Hazreti Ömer’in fetih sürecinden günümüze kadar Kudüs’ün defalarca işgale uğramasına rağmen kimliğini koruyabilmiş olmasını, ümmetin tarihsel direncine bağlayan Kılınç, Mescid-i Aksa’nın hedef alınmasının da bu kimliğe saldırıların bir parçası olduğunu belirtti. “Bugün Filistin’de yaşananlar, 75 yıldır süren planlı bir kuşatmanın sonucudur,” ifadelerini kullandı.

Şehrin ruhunu anlamak için Kudüs’ün sokaklarında yürümek gerektiğini de vurgulayan Kılınç, “Modern dünyanın tüketim odaklı yaşamı bu dili törpülüyor. Gençler Kudüs’ü sosyal medyaya sıkıştırılmış bilgi kırıntılarından öğrenemez,” dedi.

Dijital dünyadaki manipülasyonların Filistin meselesini gölgelediğini ifade eden Kılınç, gerçek bilgiyi aramanın bir vicdan meselesi olduğunu belirtti. “Zulüm nerede yaşanırsa yaşansın insanlığın ortak acısıdır,” diyerek konuşmasını sürdürdü.

Konuşmasının bir bölümünde Siyonizmin tarihsel propaganda gücüne değinen Kılınç, şu önemli notu paylaştı:

“Siyonizmin kurucularının çoğunun gazeteci, yazar ve danışman olması tesadüf değildir. Zihni işgal etmeden toprak işgal edilemez. Bugün de bu yöntem medya, kültür ve dijital platformlar üzerinden devam ediyor.” Diye ifade etti.

Filistin meselesinin yalnızca siyasi değil, aynı zamanda ahlaki bir sınav olduğunun altını çizen Kılınç, Kudüs’ün geçmişini bilmenin geleceğe rehberlik edeceğini belirterek, “Kudüs düşerse ümmetin kalbi yara alır.
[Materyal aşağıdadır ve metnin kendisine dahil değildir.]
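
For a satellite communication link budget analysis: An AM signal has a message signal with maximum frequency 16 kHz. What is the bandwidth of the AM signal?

In AM (double-sideband), the bandwidth is twice the message frequency.
BW = 2 * f_m = 2 * 16 kHz = 32 kHz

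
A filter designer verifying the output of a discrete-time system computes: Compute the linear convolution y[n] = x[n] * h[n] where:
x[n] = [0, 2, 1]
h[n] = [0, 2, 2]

y[n] = sum_k x[k]*h[n-k]. Output length = len(x) + len(h) - 1 = 3 + 3 - 1 = 5.
y[0] = 0*0 = 0
y[1] = 2*0 + 0*2 = 0
y[2] = 1*0 + 2*2 + 0*2 = 4
y[3] = 1*2 + 2*2 = 6
y[4] = 1*2 = 2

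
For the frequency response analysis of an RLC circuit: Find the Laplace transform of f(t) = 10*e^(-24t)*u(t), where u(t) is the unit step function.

Standard Laplace transform pair:
e^(-at)*u(t) <-> 1/(s+a)
With a = 24: L{10*e^(-24t)*u(t)} = 10/(s+24), ROC: Re(s) > -24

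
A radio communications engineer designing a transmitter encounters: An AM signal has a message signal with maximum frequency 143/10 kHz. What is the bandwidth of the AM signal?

In AM (double-sideband), the bandwidth is twice the message frequency.
BW = 2 * f_m = 2 * 143/10 kHz = 143/5 kHz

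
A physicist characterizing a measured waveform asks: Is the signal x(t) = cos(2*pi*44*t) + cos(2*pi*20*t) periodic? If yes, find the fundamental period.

f1 = 44 Hz, f2 = 20 Hz
Period T1 = 1/44, T2 = 1/20
Ratio T1/T2 = 20/44, which is rational.
The signal is periodic with fundamental period T = 1/GCD(44,20) = 1/4 s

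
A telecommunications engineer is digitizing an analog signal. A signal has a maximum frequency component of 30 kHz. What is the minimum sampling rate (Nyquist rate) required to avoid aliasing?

By the Nyquist-Shannon sampling theorem,
the minimum sampling rate (Nyquist rate) must be at least 2 * f_max.
Nyquist rate = 2 * 30 kHz = 60 kHz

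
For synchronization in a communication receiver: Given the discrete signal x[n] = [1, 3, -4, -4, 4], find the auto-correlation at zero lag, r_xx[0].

The auto-correlation at zero lag r_xx[0] equals the signal energy.
r_xx[0] = sum of x[n]^2 = 1^2 + 3^2 + (-4)^2 + (-4)^2 + 4^2
= 1 + 9 + 16 + 16 + 16 = 58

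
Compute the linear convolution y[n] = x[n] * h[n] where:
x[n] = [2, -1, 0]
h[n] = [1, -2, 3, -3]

y[n] = sum_k x[k]*h[n-k]. Output length = len(x) + len(h) - 1 = 3 + 4 - 1 = 6.
y[0] = 2*1 = 2
y[1] = -1*1 + 2*-2 = -5
y[2] = 0*1 + -1*-2 + 2*3 = 8
y[3] = 0*-2 + -1*3 + 2*-3 = -9
y[4] = 0*3 + -1*-3 = 3
y[5] = 0*-3 = 0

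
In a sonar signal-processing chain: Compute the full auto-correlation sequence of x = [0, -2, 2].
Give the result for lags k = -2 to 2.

r_xx[k] = sum_m x[m]*x[m+k], indexed from 0, for k = -2 to 2:
  r_xx[-2] = x[2]*x[0] = 0
  r_xx[-1] = x[1]*x[0] + x[2]*x[1] = -4
  r_xx[0] = x[0]*x[0] + x[1]*x[1] + x[2]*x[2] = 8
  r_xx[1] = x[0]*x[1] + x[1]*x[2] = -4
  r_xx[2] = x[0]*x[2] = 0
r_xx = [0, -4, 8, -4, 0]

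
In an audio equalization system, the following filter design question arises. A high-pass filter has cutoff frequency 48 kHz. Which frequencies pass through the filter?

A high-pass filter passes all frequencies above the cutoff frequency 48 kHz and attenuates lower frequencies.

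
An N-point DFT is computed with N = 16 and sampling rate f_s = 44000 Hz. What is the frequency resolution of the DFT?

DFT frequency resolution = f_s / N
= 44000 / 16 = 2750 Hz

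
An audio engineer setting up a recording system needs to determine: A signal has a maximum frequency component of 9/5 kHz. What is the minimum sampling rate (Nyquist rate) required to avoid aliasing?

By the Nyquist-Shannon sampling theorem,
the minimum sampling rate (Nyquist rate) must be at least 2 * f_max.
Nyquist rate = 2 * 9/5 kHz = 18/5 kHz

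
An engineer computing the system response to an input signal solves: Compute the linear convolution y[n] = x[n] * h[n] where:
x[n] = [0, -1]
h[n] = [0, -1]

y[n] = sum_k x[k]*h[n-k]. Output length = len(x) + len(h) - 1 = 2 + 2 - 1 = 3.
y[0] = 0*0 = 0
y[1] = -1*0 + 0*-1 = 0
y[2] = -1*-1 = 1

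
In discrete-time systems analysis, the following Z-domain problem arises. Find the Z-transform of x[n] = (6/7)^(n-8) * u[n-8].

Time-shifting property: if X(z) = Z{x[n]}, then Z{x[n-d]} = z^(-d) * X(z)
X(z) = z/(z - 6/7) for x[n] = (6/7)^n * u[n]
Z{x[n-8]} = z^(-8) * z/(z - 6/7) = z^(-7)/(z - 6/7)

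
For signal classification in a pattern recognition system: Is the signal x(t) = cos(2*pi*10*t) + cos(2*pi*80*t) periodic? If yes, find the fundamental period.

f1 = 10 Hz, f2 = 80 Hz
Period T1 = 1/10, T2 = 1/80
Ratio T1/T2 = 80/10, which is rational.
The signal is periodic with fundamental period T = 1/GCD(10,80) = 1/10 s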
Kudüs’e sahip çıkmak sadece Filistinlilerin değil, tüm insanlığın görevidir,” dedi.

Programın sonunda soru–cevap bölümü gerçekleştirildi. Katılımcıların yoğun ilgisiyle geçen söyleşi, Taha Kılınç’ın kitaplarını imzaladığı anlamlı bir imza töreniyle sona erdi.